De tanto falar, perguntar e responder, a mão dela, junto com a minha por baixo, foi subindo. Primeiro roçou a base dos peitos dela. Eu sentia o espaço entre os dois, mas ela nem empurrava nem soltava, só apoiava. E eu, parado.
O assunto dava pano pra manga: sobre caras, sobre as intenções deles, etc. Parecia que ela nunca tinha tido conversa nenhuma com os pais…
De repente, ela deu um pulinho e subiu a mão — sempre com a minha por baixo — até colocar sobre o peito esquerdo dela… ahhh, eu sentia toda a redondeza dura, macia e ao mesmo tempo áspera na área do mamilo. Mas ficou por ali. Eu mal mexia os dedos, cobrindo o peito inteiro, pra mostrar que sabia que estava pegando na teta dela. Como única reação, só notei que no começo as pernas dela… Ela estava com as pernas cruzadas e, aos poucos, foi abrindo elas.
Eu, como estava de bermuda em casa e ela tinha a cabeça apoiada na minha perna direita, percebi que tava começando a broxar uma ereção mais que anormal. Além disso, como ela tinha cabelo comprido, caía no meu colo e de vez em quando ela arrumava o cabelo, e a mão dela passava roçando na minha pica.

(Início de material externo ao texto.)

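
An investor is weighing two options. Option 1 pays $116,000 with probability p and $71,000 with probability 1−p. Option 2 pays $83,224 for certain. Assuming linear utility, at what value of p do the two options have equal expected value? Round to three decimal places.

p·116000 + (1−p)·71000 = 83224
45000p + 71000 = 83224
p = (83224 − 71000) / 45000

p = 0.272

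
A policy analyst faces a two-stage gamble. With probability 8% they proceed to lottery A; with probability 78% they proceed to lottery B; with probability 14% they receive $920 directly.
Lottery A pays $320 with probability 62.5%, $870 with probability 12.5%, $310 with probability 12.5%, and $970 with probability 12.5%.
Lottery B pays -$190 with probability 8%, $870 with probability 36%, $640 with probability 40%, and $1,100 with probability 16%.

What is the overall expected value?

$735.70

EV(A) = 0.625 × 320 + 0.125 × 870 + 0.125 × 310 + 0.125 × 970 = 200 + 108.75 + 38.75 + 121.25 = 468.75
EV(B) = 0.08 × (-190) + 0.36 × 870 + 0.4 × 640 + 0.16 × 1100 = -15.2 + 313.2 + 256 + 176 = 730
Branch C: 920 (certain)
Overall = 0.08 × 468.75 + 0.78 × 730 + 0.14 × 920 = 37.5 + 569.4 + 128.8 = 735.7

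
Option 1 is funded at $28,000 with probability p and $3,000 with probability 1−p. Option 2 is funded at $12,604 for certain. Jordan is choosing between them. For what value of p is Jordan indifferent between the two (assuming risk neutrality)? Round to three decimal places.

p·28000 + (1−p)·3000 = 12604
25000p + 3000 = 12604
p = (12604 − 3000) / 25000

p = 0.384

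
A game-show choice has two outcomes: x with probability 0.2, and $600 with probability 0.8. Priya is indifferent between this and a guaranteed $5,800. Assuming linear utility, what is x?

0.2·x + 0.8·600 = 5800
0.2·x = 5800 − 480 = 5320
x = 5320 / 0.2 = 26600

x = $26,600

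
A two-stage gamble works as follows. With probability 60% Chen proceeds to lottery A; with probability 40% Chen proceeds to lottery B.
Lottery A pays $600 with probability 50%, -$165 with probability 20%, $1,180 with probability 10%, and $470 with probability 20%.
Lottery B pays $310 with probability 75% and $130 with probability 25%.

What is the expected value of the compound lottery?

EV(A) = 0.5 × 600 + 0.2 × (-165) + 0.1 × 1180 + 0.2 × 470 = 300 − 33 + 118 + 94 = 479
EV(B) = 0.75 × 310 + 0.25 × 130 = 232.5 + 32.5 = 265
Overall = 0.6 × 479 + 0.4 × 265 = 287.4 + 106 = 393.4

$393.40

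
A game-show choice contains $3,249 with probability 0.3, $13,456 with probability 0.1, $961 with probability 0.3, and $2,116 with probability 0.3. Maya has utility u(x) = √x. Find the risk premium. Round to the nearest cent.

E[u] = 0.3·√3249 + 0.1·√13456 + 0.3·√961 + 0.3·√2116 = 0.3·57 + 0.1·116 + 0.3·31 + 0.3·46 = 51.8
CE = (51.8)² = 2683.24
Risk premium = EV − CE = 3243.4 − 2683.24 = 560.16

$560.16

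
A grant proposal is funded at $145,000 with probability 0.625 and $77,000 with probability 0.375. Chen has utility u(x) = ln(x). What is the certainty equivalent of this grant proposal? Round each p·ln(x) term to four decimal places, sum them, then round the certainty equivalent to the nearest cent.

E[u] = 0.625·ln(145000) + 0.375·ln(77000) = 7.4278 + 4.2193 = 11.6471
CE = e^11.6471 ≈ 114359.24

$114,359.24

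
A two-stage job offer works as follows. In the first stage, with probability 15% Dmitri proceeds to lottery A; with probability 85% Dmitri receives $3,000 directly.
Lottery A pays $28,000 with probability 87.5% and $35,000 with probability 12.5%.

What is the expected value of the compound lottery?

EV(A) = 0.875 × 28000 + 0.125 × 35000 = 24500 + 4375 = 28875
Branch B: 3000 (certain)
Overall = 0.15 × 28875 + 0.85 × 3000 = 4331.25 + 2550 = 6881.25

$6,881.25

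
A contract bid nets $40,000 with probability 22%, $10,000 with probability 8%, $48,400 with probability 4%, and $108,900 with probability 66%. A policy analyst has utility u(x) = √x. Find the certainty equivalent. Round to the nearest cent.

$77,617.96

E[u] = 0.22·√40000 + 0.08·√10000 + 0.04·√48400 + 0.66·√108900 = 0.22·200 + 0.08·100 + 0.04·220 + 0.66·330 = 278.6
CE = (278.6)² = 77617.96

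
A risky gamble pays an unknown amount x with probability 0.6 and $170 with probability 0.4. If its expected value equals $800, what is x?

0.6·x + 0.4·170 = 800
0.6·x = 800 − 68 = 732
x = 732 / 0.6 = 1220

x = $1,220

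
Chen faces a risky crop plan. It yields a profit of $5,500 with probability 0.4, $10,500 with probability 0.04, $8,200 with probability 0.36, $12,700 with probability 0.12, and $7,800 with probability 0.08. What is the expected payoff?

$7,720

EV = 0.4 × 5500 + 0.04 × 10500 + 0.36 × 8200 + 0.12 × 12700 + 0.08 × 7800 = 2200 + 420 + 2952 + 1524 + 624 = 7720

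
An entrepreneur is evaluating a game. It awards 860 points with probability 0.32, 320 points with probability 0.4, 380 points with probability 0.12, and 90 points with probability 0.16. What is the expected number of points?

463.2 points

EV = 0.32 × 860 + 0.4 × 320 + 0.12 × 380 + 0.16 × 90 = 275.2 + 128 + 45.6 + 14.4 = 463.2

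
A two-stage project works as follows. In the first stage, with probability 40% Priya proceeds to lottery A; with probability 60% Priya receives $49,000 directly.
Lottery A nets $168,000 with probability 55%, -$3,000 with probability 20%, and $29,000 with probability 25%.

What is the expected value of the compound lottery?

EV(A) = 0.55 × 168000 + 0.2 × (-3000) + 0.25 × 29000 = 92400 − 600 + 7250 = 99050
Branch B: 49000 (certain)
Overall = 0.4 × 99050 + 0.6 × 49000 = 39620 + 29400 = 69020

$69,020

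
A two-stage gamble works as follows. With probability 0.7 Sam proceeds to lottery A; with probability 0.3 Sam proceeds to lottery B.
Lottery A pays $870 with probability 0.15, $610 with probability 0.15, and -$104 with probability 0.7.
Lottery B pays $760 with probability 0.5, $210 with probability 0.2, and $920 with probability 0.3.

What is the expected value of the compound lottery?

$313.84

EV(A) = 0.15 × 870 + 0.15 × 610 + 0.7 × (-104) = 130.5 + 91.5 − 72.8 = 149.2
EV(B) = 0.5 × 760 + 0.2 × 210 + 0.3 × 920 = 380 + 42 + 276 = 698
Overall = 0.7 × 149.2 + 0.3 × 698 = 104.44 + 209.4 = 313.84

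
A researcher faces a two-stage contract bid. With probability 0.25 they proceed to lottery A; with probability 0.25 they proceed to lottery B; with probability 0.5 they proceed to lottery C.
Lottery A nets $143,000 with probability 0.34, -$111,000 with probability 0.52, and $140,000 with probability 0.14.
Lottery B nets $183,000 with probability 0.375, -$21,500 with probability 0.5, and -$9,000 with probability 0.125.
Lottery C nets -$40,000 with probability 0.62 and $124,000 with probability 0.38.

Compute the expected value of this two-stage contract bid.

EV(A) = 0.34 × 143000 + 0.52 × (-111000) + 0.14 × 140000 = 48620 − 57720 + 19600 = 10500
EV(B) = 0.375 × 183000 + 0.5 × (-21500) + 0.125 × (-9000) = 68625 − 10750 − 1125 = 56750
EV(C) = 0.62 × (-40000) + 0.38 × 124000 = -24800 + 47120 = 22320
Overall = 0.25 × 10500 + 0.25 × 56750 + 0.5 × 22320 = 2625 + 14187.5 + 11160 = 27972.5

$27,972.50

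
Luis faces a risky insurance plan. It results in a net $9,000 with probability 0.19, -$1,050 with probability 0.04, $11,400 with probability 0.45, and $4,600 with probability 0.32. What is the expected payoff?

EV = 0.19 × 9000 + 0.04 × (-1050) + 0.45 × 11400 + 0.32 × 4600 = 1710 − 42 + 5130 + 1472 = 8270

$8,270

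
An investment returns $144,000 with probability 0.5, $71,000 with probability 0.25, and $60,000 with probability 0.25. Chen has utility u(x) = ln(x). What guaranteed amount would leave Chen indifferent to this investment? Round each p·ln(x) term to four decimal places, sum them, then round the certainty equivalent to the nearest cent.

E[u] = 0.5·ln(144000) + 0.25·ln(71000) + 0.25·ln(60000) = 5.9388 + 2.7926 + 2.7505 = 11.4819
CE = e^11.4819 ≈ 96945.09

$96,945.09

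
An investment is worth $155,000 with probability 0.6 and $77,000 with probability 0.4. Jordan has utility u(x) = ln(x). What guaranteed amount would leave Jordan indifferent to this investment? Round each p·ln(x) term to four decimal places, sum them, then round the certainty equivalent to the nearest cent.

$117,160.49

E[u] = 0.6·ln(155000) + 0.4·ln(77000) = 7.1707 + 4.5006 = 11.6713
CE = e^11.6713 ≈ 117160.49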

Eu tava sofrendo um baita desconforto porque a pica aumentava consideravelmente e dentro da cueca não dava pra esticar, então num momento aproveitei que ela levantou a cabeça pra arrumar ela e deixar reta, claro que aí roçava a cabeça dela.
Ela percebeu e, embora não tenha dito nada, eu notei porque o mamilo dela ficou duro que nem um grão de bico, parecia mentira que normalmente nem aparecia e agora tava cravado na palma da minha mão.
Num dos movimentos da mão dela, o mamilo ficou entre meus dedos, e isso foi minha desculpa pra beliscar ele de leve, e ela respondeu ficando com a aréola igual lixa e um suspiro leve escapou dos lábios dela.
Parece que ela também se animou a avançar e, num dos movimentos de arrumar o cabelo, colocou a mão na minha pica quente e dura.
Ela olhou nos meus olhos e, com um sorrisinho, me disse…
— Isso é o que você tava me explicando que acontecia?
Eu, com um sorriso de orelha a orelha, falei siiiim e ela disse… gostei.
Ela manteve a mão na minha pica e de vez em quando mexia os dedos como se tivesse medindo, eu já não aguentando mais perguntei: quer ver ela de perto? E ela, baixando os olhos, me disse…
— Se você quiser!!!
Eu, como tava com a mão na teta dela e o mamilo entre os dedos, não arrisquei perder isso e falei…
— Tira ela se quiser, mas com cuidado.
Ela foi devagar procurando os botões da bermuda e não demorou pra achar a cabeça, que já tinha escapado sozinha da cueca, abriu a bermuda e deixou ela exposta ao longo do lado da cabeça dela, a glande chegava na altura do olho dela, ela virou a cabeça, olhou de perto e deu um beijo carinhoso e apertou ela. com a mão pra não soltar ele já.
Minha mão tinha a teta dela mais apertada que um sutiã esportivo e aí ela suspirou, tanto de alívio por ter a pica na mão, quanto pra poder respirar. Ela pegou minha mão da teta e foi descendo pelo estômago, depois pela barriga até deixar no monte de Vênus. Eu não esperava por isso, imaginava uma moita de pelos, mas não, também não estava depilada, só tinha o pelo aparado na altura tipo barba de três dias, com um corte reto em cima e os outros formando um triângulo até antes da virilha. Gostei pra caralho, porque não mostrava aquela "sacanagem" de ser toda lisa.
Segurei o impacto que foi ter a mão apoiada no púbis dela, porque ela tirou a dela, me deixando fazer, e sem demonstrar pressa, falando e falando, afrouxei o cordão que amarrava a calça na cintura dela.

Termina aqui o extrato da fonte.